ROBUSTA, LE PREMIER NANOSATELLITE ÉTUDIANT FRANÇAIS

En février 2012, 300 étudiants de l'université Montpellier 2 ont vu le fruit de plusieurs années de travail concrétisé par le lancement, à Kourou, de Robusta, le premier nanosatellite étudiant français. Une démonstration de la volonté de la région à construire une filière complète de nanosatellites étudiants dans la capitale languedocienne.

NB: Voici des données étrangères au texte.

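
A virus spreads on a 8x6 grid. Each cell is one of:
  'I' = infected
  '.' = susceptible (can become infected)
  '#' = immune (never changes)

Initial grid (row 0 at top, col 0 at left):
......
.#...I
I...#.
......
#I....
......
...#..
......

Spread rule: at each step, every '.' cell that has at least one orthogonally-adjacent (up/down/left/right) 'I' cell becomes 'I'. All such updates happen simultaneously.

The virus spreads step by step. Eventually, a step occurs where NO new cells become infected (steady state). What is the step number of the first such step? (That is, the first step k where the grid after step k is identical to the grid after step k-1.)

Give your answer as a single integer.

Answer: 7

Derivation:
Step 0 (initial): 3 infected
Step 1: +9 new -> 12 infected
Step 2: +10 new -> 22 infected
Step 3: +12 new -> 34 infected
Step 4: +5 new -> 39 infected
Step 5: +3 new -> 42 infected
Step 6: +2 new -> 44 infected
Step 7: +0 new -> 44 infected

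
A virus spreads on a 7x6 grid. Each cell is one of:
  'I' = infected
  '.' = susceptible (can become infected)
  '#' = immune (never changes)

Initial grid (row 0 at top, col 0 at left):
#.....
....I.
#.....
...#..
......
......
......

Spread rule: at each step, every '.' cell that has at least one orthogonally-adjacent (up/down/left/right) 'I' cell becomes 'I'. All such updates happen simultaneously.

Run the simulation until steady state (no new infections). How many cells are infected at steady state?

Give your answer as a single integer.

Step 0 (initial): 1 infected
Step 1: +4 new -> 5 infected
Step 2: +6 new -> 11 infected
Step 3: +5 new -> 16 infected
Step 4: +7 new -> 23 infected
Step 5: +5 new -> 28 infected
Step 6: +5 new -> 33 infected
Step 7: +3 new -> 36 infected
Step 8: +2 new -> 38 infected
Step 9: +1 new -> 39 infected
Step 10: +0 new -> 39 infected

Answer: 39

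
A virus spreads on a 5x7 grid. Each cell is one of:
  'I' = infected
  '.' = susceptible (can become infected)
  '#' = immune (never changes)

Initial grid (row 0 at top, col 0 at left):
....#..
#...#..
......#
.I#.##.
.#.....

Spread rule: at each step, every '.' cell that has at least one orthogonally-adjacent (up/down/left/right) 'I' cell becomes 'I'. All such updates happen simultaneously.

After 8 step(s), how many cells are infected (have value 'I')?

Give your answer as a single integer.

Step 0 (initial): 1 infected
Step 1: +2 new -> 3 infected
Step 2: +4 new -> 7 infected
Step 3: +3 new -> 10 infected
Step 4: +5 new -> 15 infected
Step 5: +3 new -> 18 infected
Step 6: +3 new -> 21 infected
Step 7: +3 new -> 24 infected
Step 8: +2 new -> 26 infected

Answer: 26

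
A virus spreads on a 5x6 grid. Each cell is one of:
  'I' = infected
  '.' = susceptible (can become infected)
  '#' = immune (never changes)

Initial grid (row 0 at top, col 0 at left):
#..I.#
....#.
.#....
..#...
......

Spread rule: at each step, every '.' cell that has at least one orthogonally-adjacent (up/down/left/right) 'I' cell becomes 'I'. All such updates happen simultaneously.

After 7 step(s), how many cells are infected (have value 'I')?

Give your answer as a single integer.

Step 0 (initial): 1 infected
Step 1: +3 new -> 4 infected
Step 2: +3 new -> 7 infected
Step 3: +4 new -> 11 infected
Step 4: +4 new -> 15 infected
Step 5: +5 new -> 20 infected
Step 6: +3 new -> 23 infected
Step 7: +2 new -> 25 infected

Answer: 25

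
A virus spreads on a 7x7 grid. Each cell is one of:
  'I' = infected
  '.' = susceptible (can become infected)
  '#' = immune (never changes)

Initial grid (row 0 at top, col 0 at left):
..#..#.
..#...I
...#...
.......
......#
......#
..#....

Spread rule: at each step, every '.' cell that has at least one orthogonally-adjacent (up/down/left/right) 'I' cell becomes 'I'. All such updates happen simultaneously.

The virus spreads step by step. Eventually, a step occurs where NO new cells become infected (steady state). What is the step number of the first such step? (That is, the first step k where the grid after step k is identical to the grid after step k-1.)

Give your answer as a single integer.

Answer: 12

Derivation:
Step 0 (initial): 1 infected
Step 1: +3 new -> 4 infected
Step 2: +3 new -> 7 infected
Step 3: +4 new -> 11 infected
Step 4: +3 new -> 14 infected
Step 5: +3 new -> 17 infected
Step 6: +4 new -> 21 infected
Step 7: +6 new -> 27 infected
Step 8: +5 new -> 32 infected
Step 9: +4 new -> 36 infected
Step 10: +4 new -> 40 infected
Step 11: +2 new -> 42 infected
Step 12: +0 new -> 42 infected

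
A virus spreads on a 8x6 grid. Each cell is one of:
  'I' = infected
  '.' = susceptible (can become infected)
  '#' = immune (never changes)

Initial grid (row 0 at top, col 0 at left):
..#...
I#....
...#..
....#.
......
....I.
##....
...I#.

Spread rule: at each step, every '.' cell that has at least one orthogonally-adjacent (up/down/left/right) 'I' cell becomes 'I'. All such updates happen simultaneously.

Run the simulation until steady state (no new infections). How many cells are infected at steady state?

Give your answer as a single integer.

Step 0 (initial): 3 infected
Step 1: +8 new -> 11 infected
Step 2: +9 new -> 20 infected
Step 3: +9 new -> 29 infected
Step 4: +5 new -> 34 infected
Step 5: +3 new -> 37 infected
Step 6: +3 new -> 40 infected
Step 7: +1 new -> 41 infected
Step 8: +0 new -> 41 infected

Answer: 41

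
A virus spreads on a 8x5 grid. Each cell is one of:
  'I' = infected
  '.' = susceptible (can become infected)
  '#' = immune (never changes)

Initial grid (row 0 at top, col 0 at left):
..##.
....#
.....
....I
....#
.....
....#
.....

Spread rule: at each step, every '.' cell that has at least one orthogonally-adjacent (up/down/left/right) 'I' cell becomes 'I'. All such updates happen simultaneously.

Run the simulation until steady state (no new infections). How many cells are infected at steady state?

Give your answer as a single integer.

Answer: 34

Derivation:
Step 0 (initial): 1 infected
Step 1: +2 new -> 3 infected
Step 2: +3 new -> 6 infected
Step 3: +5 new -> 11 infected
Step 4: +7 new -> 18 infected
Step 5: +6 new -> 24 infected
Step 6: +6 new -> 30 infected
Step 7: +3 new -> 33 infected
Step 8: +1 new -> 34 infected
Step 9: +0 new -> 34 infected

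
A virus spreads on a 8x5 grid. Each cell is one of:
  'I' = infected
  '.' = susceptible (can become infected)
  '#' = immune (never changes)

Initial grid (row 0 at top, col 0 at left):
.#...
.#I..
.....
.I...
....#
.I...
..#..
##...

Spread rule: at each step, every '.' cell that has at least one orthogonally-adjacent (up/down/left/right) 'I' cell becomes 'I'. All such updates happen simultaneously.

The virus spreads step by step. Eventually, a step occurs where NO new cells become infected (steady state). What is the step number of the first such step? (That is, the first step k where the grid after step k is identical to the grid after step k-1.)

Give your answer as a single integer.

Step 0 (initial): 3 infected
Step 1: +10 new -> 13 infected
Step 2: +9 new -> 22 infected
Step 3: +7 new -> 29 infected
Step 4: +3 new -> 32 infected
Step 5: +2 new -> 34 infected
Step 6: +0 new -> 34 infected

Answer: 6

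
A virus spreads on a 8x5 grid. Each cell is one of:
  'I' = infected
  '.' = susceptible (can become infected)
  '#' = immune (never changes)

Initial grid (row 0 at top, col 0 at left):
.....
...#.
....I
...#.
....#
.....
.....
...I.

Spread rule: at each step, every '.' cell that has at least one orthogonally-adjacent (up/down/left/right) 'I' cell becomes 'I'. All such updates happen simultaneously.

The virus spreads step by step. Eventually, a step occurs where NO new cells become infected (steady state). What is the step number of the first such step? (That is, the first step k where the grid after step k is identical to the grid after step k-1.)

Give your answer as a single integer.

Step 0 (initial): 2 infected
Step 1: +6 new -> 8 infected
Step 2: +6 new -> 14 infected
Step 3: +9 new -> 23 infected
Step 4: +7 new -> 30 infected
Step 5: +5 new -> 35 infected
Step 6: +2 new -> 37 infected
Step 7: +0 new -> 37 infected

Answer: 7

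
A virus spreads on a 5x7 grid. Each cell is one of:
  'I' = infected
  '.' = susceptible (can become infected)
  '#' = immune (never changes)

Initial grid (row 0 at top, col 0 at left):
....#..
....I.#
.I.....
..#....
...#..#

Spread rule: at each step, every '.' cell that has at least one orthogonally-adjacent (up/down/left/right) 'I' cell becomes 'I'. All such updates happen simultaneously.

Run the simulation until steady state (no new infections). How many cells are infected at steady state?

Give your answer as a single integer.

Step 0 (initial): 2 infected
Step 1: +7 new -> 9 infected
Step 2: +10 new -> 19 infected
Step 3: +9 new -> 28 infected
Step 4: +2 new -> 30 infected
Step 5: +0 new -> 30 infected

Answer: 30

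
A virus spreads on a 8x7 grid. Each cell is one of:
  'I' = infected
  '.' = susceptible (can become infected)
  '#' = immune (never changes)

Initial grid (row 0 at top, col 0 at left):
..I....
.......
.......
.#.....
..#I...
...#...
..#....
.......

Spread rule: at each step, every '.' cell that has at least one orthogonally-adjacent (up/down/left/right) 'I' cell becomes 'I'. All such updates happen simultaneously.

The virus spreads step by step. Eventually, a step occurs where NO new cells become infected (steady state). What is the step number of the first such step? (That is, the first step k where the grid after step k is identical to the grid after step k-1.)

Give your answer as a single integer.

Answer: 10

Derivation:
Step 0 (initial): 2 infected
Step 1: +5 new -> 7 infected
Step 2: +10 new -> 17 infected
Step 3: +9 new -> 26 infected
Step 4: +9 new -> 35 infected
Step 5: +6 new -> 41 infected
Step 6: +3 new -> 44 infected
Step 7: +3 new -> 47 infected
Step 8: +4 new -> 51 infected
Step 9: +1 new -> 52 infected
Step 10: +0 new -> 52 infected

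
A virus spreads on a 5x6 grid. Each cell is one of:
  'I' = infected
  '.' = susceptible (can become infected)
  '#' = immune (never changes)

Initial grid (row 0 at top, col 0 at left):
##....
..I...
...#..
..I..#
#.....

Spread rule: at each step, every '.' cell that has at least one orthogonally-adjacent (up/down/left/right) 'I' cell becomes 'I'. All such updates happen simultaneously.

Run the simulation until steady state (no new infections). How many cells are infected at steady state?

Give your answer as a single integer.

Answer: 25

Derivation:
Step 0 (initial): 2 infected
Step 1: +7 new -> 9 infected
Step 2: +8 new -> 17 infected
Step 3: +5 new -> 22 infected
Step 4: +3 new -> 25 infected
Step 5: +0 new -> 25 infected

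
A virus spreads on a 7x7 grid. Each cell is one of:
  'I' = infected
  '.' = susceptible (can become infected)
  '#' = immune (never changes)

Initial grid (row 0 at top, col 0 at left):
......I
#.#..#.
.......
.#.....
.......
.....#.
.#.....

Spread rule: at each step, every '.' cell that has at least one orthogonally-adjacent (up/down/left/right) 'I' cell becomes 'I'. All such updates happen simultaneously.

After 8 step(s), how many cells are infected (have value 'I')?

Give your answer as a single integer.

Answer: 34

Derivation:
Step 0 (initial): 1 infected
Step 1: +2 new -> 3 infected
Step 2: +2 new -> 5 infected
Step 3: +4 new -> 9 infected
Step 4: +5 new -> 14 infected
Step 5: +5 new -> 19 infected
Step 6: +6 new -> 25 infected
Step 7: +5 new -> 30 infected
Step 8: +4 new -> 34 infected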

Dans un premier temps a ainsi été créée la Fondation Van Allen, qui rassemble du beau monde : le Cnes, l'Esa, le constructeur de satellites Astrium, le fabricant de circuits électroniques en trois dimensions 3D Plus, le leader européen des contrôles de systèmes satellitaires, Intespace, et l'Université de Montpellier 2 (UM2). Objectif ? Financer des satellites étudiants en développant des relations avec les industriels et créer le premier Centre spatial universitaire (CSU) français.

Un centre qui accueille déjà sa première start-up, Systheia, portée par la société suisse Micro Camera & Space, spécialisée dans les microcaméras - dont celle qui est à bord du robot Curiosity actuellement sur Mars. Le CSU vient d'annoncer la construction d'un bâtiment de 2.000 m2 pour 2015 ainsi que le lancement du programme Janus : la construction de 15 nanosatellites étudiants dans toute la France, financés par le Cnes, en complément du programme européen QB50 de 50 CuberSat provenant de toute l'Europe.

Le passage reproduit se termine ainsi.